En francophonie, l’accent le plus méprisé est sans conteste le québécois. C’est presque devenu un sport national que de vanner les expressions et autres accent de la Belle-Province.

Pour dépasser ces a-priori somme toute assez primaires, le cinéma est un outil absolument formidable; la force que dégage de ce média, lorsqu’il est bien maîtrisé, est un défi à toute la méfiance que se construit notre espèce vis-à-vis de ce qu’elle ne connaît pas, ne comprend pas.

Les invasions barbares parlent de ce qui est commun à l’être humain : la superficialité, la spiritualité, l’amitié, la paternité, la vanité, l’amour et surtout la mort. On tente donc plus de rapprocher que d’éloigner.

Car les barbares, faut-il le rappeler, sont les étrangers, l’alter : on n’aime pas ce qui est différent, et est différent ce qu’on ne connaît pas. Des images chocs, distillées dans film comme de la nitroglycérine dans un jus de fruit trop doux, nous posent la question de savoir ce que nous comprenons réellement du monde qui nous entoure.

Il y a de nombreuses manières de tenter la quête du Pourquoi : les femmes, la lecture, l’action politique. D’autres de baisser les bras : la drogue, l’hédonisme. C’est une question de choix, mais un choix dans les limites des possibilités offertes par notre enfance, notre éducation. De toute manière, rien ne nous aide vraiment à trouver la raison de notre existence, ni même ne nous rapproche d’une solution à cette quête immémoriale; Denys Arcand semble d’ailleurs nous dire que l’on cherche le sens de la vie ou non, tout n’est que temporisation, on ne fait que repousser notre adieu à ce monde.

La religion, une réponse ? En socialiste convaincu, rationaliste acharné, le protagoniste principal (Rémy Girard) rejette la foi chrétienne aux oubliettes de l’histoire; tant mieux, l’attentat du 11 septembre, montré de près, est une histoire de religion. Ou du moins, la religion sert de faire-valoir, comme toujours depuis deux mille ans.

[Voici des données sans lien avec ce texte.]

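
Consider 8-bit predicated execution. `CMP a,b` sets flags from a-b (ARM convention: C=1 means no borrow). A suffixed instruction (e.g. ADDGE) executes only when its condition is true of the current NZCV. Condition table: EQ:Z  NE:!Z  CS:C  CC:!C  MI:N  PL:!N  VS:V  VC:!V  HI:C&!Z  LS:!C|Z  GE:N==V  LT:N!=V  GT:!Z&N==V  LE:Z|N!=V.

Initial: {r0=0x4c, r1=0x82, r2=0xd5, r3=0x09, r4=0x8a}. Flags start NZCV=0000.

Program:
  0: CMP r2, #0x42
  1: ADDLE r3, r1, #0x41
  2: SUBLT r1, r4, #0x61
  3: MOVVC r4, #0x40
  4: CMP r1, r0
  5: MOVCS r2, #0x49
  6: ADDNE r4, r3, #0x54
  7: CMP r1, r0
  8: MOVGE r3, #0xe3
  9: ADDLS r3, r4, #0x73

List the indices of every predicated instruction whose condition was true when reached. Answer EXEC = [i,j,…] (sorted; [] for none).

EXEC = [1,2,3,6,9]

[0] flags=1010 → (cmp)
[1] flags=1010 LE?T → r3=0xc3
[2] flags=1010 LT?T → r1=0x29
[3] flags=1010 VC?T → r4=0x40
[4] flags=1000 → (cmp)
[5] flags=1000 CS?F → skip
[6] flags=1000 NE?T → r4=0x17
[7] flags=1000 → (cmp)
[8] flags=1000 GE?F → skip
[9] flags=1000 LS?T → r3=0x8a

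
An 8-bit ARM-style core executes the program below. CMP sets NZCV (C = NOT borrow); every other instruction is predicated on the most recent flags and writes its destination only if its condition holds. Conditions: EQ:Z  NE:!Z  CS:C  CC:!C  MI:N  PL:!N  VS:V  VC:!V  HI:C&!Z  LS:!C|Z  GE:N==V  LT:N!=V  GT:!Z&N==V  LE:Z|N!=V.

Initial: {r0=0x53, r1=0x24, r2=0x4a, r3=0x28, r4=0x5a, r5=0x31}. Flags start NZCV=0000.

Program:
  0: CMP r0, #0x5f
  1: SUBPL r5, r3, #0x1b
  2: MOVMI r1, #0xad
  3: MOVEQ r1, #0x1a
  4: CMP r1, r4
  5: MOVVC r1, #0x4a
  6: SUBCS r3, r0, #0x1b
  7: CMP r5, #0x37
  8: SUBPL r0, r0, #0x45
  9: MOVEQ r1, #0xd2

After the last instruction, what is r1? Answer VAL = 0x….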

Alors, faut-il plutôt se recentrer sur les valeurs sûres, comme l’amour est l’amitié ? L’amour est temporaire, dans le pessimisme d’Arcand une bête faribole romantique. Il ne tient pas face aux vicissitudes de la testostérone, de la volupté ou simplement du moment présent. L’amour ne nous accompagne pas toute notre vie, il n’est qu’un compagnon de route sporadique. L’amitié est bien plus solide, quoi que toute aussi sujette aux turpitudes de nos humeurs, de notre lassitude et de notre tendance au sédentarisme. Ainsi, les amis de Rémy, apprenant sa grave maladie, utiliseront le prétexte d’un quotidien pour tenter, dans un premier (mais bref) temps, de se défiler. Mais tous viendront, tous soutiendront leur camarade d’enfance.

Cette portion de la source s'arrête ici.